US birth rate hits 35-year low
The number of children born in the United States has hit its lowest level in 35 years, according to new federal data, as demographers worry that a baby bust that emerged after the Great Recession is becoming permanent.
The Centers for Disease Control and Prevention (CDC) said in a report Wednesday that 3.7 million children were born in the U.S. last year, down 1 percent from 2018 and the lowest total number of births since 1985.
Birth rates dropped among women of virtually every age and race group, though they rose among women in their early 40s, the CDC found. Birth rates among teenagers dropped substantially, hitting record lows. The rate of teenagers giving birth has dropped by a whopping 60 percent since 2007, and by 73 percent since 1991.
Since the recession, the birth rate has risen year-over-year only once, in 2014. Now, demographers tracking the declining birth rate say the trend is beginning to look like a longer-term pattern.
“The fact that births and fertility continued to decline in 2019 despite the booming economy suggests that this is a permanent shift to a lower fertility regime in the U.S.,” said Cheryl Russell, a demographer and contributing editor to the journal American Demographics.

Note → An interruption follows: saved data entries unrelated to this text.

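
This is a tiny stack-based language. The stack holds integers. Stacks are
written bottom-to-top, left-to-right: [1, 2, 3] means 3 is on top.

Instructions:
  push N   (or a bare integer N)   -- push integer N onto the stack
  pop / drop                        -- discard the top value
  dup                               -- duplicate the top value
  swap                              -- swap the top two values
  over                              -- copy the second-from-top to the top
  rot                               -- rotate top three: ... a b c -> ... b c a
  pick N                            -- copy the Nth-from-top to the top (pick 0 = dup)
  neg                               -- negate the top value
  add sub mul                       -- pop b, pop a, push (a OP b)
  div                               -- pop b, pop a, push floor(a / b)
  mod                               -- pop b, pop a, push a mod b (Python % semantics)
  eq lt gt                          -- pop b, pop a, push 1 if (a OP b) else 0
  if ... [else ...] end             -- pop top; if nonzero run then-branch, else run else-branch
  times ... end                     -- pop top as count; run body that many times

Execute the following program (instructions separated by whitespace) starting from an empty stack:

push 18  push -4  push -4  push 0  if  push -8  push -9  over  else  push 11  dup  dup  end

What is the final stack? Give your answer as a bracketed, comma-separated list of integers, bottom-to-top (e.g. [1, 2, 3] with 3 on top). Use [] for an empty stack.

Answer: [18, -4, -4, 11, 11, 11]

Derivation:
After 'push 18': [18]
After 'push -4': [18, -4]
After 'push -4': [18, -4, -4]
After 'push 0': [18, -4, -4, 0]
After 'if': [18, -4, -4]
After 'push 11': [18, -4, -4, 11]
After 'dup': [18, -4, -4, 11, 11]
After 'dup': [18, -4, -4, 11, 11, 11]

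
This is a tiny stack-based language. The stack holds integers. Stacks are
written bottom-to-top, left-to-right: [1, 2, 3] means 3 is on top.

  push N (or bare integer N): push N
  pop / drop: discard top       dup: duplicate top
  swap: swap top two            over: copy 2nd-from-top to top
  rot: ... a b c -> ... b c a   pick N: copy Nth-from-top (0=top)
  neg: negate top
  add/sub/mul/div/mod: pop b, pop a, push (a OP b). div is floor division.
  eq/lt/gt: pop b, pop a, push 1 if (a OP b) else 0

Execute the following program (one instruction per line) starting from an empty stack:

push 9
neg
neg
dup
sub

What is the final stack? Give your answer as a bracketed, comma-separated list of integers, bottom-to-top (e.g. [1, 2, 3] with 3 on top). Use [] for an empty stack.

Answer: [0]

Derivation:
After 'push 9': [9]
After 'neg': [-9]
After 'neg': [9]
After 'dup': [9, 9]
After 'sub': [0]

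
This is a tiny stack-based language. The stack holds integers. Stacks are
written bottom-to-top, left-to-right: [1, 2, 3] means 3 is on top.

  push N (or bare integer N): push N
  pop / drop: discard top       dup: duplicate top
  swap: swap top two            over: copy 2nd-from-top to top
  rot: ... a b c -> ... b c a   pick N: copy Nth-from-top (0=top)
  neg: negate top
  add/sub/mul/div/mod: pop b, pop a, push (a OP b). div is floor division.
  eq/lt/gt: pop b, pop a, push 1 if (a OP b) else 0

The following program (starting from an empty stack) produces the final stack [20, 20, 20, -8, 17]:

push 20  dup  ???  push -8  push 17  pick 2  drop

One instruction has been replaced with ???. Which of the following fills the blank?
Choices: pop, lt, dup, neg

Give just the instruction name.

Stack before ???: [20, 20]
Stack after ???:  [20, 20, 20]
Checking each choice:
  pop: produces [20, -8, 17]
  lt: produces [0, -8, 17]
  dup: MATCH
  neg: produces [20, -20, -8, 17]


Answer: dup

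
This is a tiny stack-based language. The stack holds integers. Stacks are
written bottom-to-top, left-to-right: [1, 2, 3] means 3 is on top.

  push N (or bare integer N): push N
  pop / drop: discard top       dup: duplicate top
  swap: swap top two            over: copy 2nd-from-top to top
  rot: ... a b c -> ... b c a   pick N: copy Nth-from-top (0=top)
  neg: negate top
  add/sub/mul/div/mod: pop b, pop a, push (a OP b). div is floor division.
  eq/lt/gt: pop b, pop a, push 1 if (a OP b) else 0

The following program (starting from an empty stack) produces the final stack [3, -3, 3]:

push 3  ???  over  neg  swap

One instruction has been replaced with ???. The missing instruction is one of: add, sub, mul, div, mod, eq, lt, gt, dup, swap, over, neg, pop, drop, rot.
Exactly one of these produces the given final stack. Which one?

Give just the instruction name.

Stack before ???: [3]
Stack after ???:  [3, 3]
The instruction that transforms [3] -> [3, 3] is: dup

Answer: dup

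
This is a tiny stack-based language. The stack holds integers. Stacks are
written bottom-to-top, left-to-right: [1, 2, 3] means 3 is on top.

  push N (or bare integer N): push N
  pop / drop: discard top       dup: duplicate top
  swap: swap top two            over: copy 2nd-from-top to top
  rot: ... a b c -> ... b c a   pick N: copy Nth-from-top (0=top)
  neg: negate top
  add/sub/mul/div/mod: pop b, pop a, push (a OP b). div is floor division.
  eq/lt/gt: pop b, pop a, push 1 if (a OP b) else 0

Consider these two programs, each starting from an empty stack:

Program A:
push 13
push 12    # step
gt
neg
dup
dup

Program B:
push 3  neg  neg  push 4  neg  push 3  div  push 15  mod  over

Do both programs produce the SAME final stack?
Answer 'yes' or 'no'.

Answer: no

Derivation:
Program A trace:
  After 'push 13': [13]
  After 'push 12': [13, 12]
  After 'gt': [1]
  After 'neg': [-1]
  After 'dup': [-1, -1]
  After 'dup': [-1, -1, -1]
Program A final stack: [-1, -1, -1]

Program B trace:
  After 'push 3': [3]
  After 'neg': [-3]
  After 'neg': [3]
  After 'push 4': [3, 4]
  After 'neg': [3, -4]
  After 'push 3': [3, -4, 3]
  After 'div': [3, -2]
  After 'push 15': [3, -2, 15]
  After 'mod': [3, 13]
  After 'over': [3, 13, 3]
Program B final stack: [3, 13, 3]
Same: no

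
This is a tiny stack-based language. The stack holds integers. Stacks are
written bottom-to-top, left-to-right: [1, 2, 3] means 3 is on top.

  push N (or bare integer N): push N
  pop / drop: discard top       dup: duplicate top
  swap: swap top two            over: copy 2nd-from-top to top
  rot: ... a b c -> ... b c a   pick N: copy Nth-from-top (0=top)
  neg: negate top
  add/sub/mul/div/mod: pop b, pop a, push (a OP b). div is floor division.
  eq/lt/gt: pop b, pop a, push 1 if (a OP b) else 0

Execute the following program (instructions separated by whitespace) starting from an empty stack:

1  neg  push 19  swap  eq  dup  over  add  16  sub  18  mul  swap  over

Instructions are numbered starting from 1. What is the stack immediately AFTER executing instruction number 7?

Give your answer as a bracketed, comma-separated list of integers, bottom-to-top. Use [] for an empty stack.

Answer: [0, 0, 0]

Derivation:
Step 1 ('1'): [1]
Step 2 ('neg'): [-1]
Step 3 ('push 19'): [-1, 19]
Step 4 ('swap'): [19, -1]
Step 5 ('eq'): [0]
Step 6 ('dup'): [0, 0]
Step 7 ('over'): [0, 0, 0]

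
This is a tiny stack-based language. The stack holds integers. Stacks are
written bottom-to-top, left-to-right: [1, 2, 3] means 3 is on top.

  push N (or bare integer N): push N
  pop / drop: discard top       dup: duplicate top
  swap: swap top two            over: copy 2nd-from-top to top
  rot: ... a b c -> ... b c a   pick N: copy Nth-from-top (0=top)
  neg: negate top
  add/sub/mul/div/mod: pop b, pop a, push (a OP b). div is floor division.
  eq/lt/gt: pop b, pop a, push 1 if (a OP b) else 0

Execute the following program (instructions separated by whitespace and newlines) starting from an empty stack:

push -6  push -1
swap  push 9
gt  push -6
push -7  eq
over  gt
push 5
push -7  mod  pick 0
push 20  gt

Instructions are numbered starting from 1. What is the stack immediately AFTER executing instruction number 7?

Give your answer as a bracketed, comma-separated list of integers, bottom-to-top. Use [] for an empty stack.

Answer: [-1, 0, -6, -7]

Derivation:
Step 1 ('push -6'): [-6]
Step 2 ('push -1'): [-6, -1]
Step 3 ('swap'): [-1, -6]
Step 4 ('push 9'): [-1, -6, 9]
Step 5 ('gt'): [-1, 0]
Step 6 ('push -6'): [-1, 0, -6]
Step 7 ('push -7'): [-1, 0, -6, -7]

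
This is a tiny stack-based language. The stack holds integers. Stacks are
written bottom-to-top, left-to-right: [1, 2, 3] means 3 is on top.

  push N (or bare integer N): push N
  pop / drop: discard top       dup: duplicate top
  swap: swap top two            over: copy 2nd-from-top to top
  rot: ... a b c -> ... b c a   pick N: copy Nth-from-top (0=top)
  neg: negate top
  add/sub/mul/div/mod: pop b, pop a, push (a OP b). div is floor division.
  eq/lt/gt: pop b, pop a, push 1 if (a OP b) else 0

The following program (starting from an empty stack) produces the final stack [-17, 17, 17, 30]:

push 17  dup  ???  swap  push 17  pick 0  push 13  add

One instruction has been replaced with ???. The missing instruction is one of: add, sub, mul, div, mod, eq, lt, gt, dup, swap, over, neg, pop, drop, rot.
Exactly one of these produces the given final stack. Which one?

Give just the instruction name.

Answer: neg

Derivation:
Stack before ???: [17, 17]
Stack after ???:  [17, -17]
The instruction that transforms [17, 17] -> [17, -17] is: neg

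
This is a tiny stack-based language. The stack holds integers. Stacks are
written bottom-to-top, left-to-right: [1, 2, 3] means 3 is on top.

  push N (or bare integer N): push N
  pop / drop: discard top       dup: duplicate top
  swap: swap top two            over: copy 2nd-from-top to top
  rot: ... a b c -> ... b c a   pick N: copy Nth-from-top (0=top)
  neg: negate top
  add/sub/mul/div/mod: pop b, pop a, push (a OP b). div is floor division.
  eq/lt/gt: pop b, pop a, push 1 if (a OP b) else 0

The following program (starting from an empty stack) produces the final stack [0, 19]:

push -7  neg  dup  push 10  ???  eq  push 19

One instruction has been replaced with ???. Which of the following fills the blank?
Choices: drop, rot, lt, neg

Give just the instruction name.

Answer: lt

Derivation:
Stack before ???: [7, 7, 10]
Stack after ???:  [7, 1]
Checking each choice:
  drop: produces [1, 19]
  rot: produces [7, 0, 19]
  lt: MATCH
  neg: produces [7, 0, 19]


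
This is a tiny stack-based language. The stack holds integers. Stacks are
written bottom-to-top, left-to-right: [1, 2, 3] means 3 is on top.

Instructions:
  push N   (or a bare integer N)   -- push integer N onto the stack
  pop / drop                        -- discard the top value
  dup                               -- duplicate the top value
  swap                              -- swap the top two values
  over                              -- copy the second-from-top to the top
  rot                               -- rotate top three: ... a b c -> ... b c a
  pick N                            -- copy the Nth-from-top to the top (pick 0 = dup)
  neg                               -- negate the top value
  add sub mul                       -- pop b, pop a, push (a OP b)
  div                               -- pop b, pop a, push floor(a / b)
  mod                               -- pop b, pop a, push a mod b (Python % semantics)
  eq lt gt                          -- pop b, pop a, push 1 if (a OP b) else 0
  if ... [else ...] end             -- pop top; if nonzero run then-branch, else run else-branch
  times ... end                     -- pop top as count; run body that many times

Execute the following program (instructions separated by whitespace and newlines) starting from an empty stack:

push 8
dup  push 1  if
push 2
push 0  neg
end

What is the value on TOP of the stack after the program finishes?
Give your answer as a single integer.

After 'push 8': [8]
After 'dup': [8, 8]
After 'push 1': [8, 8, 1]
After 'if': [8, 8]
After 'push 2': [8, 8, 2]
After 'push 0': [8, 8, 2, 0]
After 'neg': [8, 8, 2, 0]

Answer: 0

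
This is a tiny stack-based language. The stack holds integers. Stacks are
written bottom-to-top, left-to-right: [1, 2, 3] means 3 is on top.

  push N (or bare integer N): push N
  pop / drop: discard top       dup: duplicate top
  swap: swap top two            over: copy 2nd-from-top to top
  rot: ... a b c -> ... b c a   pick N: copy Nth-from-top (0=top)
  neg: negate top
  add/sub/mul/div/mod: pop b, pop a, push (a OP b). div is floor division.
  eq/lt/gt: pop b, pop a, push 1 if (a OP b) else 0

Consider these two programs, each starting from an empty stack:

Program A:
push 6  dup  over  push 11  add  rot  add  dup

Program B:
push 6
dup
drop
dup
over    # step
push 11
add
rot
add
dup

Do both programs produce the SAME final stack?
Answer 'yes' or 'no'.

Answer: yes

Derivation:
Program A trace:
  After 'push 6': [6]
  After 'dup': [6, 6]
  After 'over': [6, 6, 6]
  After 'push 11': [6, 6, 6, 11]
  After 'add': [6, 6, 17]
  After 'rot': [6, 17, 6]
  After 'add': [6, 23]
  After 'dup': [6, 23, 23]
Program A final stack: [6, 23, 23]

Program B trace:
  After 'push 6': [6]
  After 'dup': [6, 6]
  After 'drop': [6]
  After 'dup': [6, 6]
  After 'over': [6, 6, 6]
  After 'push 11': [6, 6, 6, 11]
  After 'add': [6, 6, 17]
  After 'rot': [6, 17, 6]
  After 'add': [6, 23]
  After 'dup': [6, 23, 23]
Program B final stack: [6, 23, 23]
Same: yes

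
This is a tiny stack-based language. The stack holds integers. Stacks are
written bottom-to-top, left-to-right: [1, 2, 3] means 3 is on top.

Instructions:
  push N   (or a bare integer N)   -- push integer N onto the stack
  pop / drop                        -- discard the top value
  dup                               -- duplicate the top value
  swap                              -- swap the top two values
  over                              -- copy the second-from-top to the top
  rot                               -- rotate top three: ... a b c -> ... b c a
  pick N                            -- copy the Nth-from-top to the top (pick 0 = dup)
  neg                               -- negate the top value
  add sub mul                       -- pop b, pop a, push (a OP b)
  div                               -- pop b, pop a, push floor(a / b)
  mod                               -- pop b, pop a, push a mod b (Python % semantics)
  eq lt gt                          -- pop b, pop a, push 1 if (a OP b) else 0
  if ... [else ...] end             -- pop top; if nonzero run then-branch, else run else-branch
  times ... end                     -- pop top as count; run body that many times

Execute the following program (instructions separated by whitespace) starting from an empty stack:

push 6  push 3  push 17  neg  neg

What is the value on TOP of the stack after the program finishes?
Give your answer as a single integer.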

Studies have shown the overall decline in birth rates is being driven by steep drops among Hispanic women and women who do not belong to religious organizations. A 2018 study by the demographer Alicia Munnell at the Center for Retirement Research at Boston College showed the rising number of women who attain college degrees and a shrinking wage gap between women and men are contributing factors, too.
The decline in birth rates is widespread among American women of every racial group. There were fewer births in 2019 among white women, black women, Native Americans, Asian Americans and Hispanic women than in 2018, the CDC data shows.
Now, demographers say the birth rate is likely to plunge even more in the midst of the coronavirus pandemic and the economic recession accompanying it. Birth rates have historically fallen in times of economic hardship, the data shows.
“Although some have predicted a coronavirus baby boom in 2021, that seems unlikely,” Russell said. “It’s more likely that young women will delay becoming pregnant during this time of uncertainty, so we could see a bigger drop in births and fertility rates in 2021.”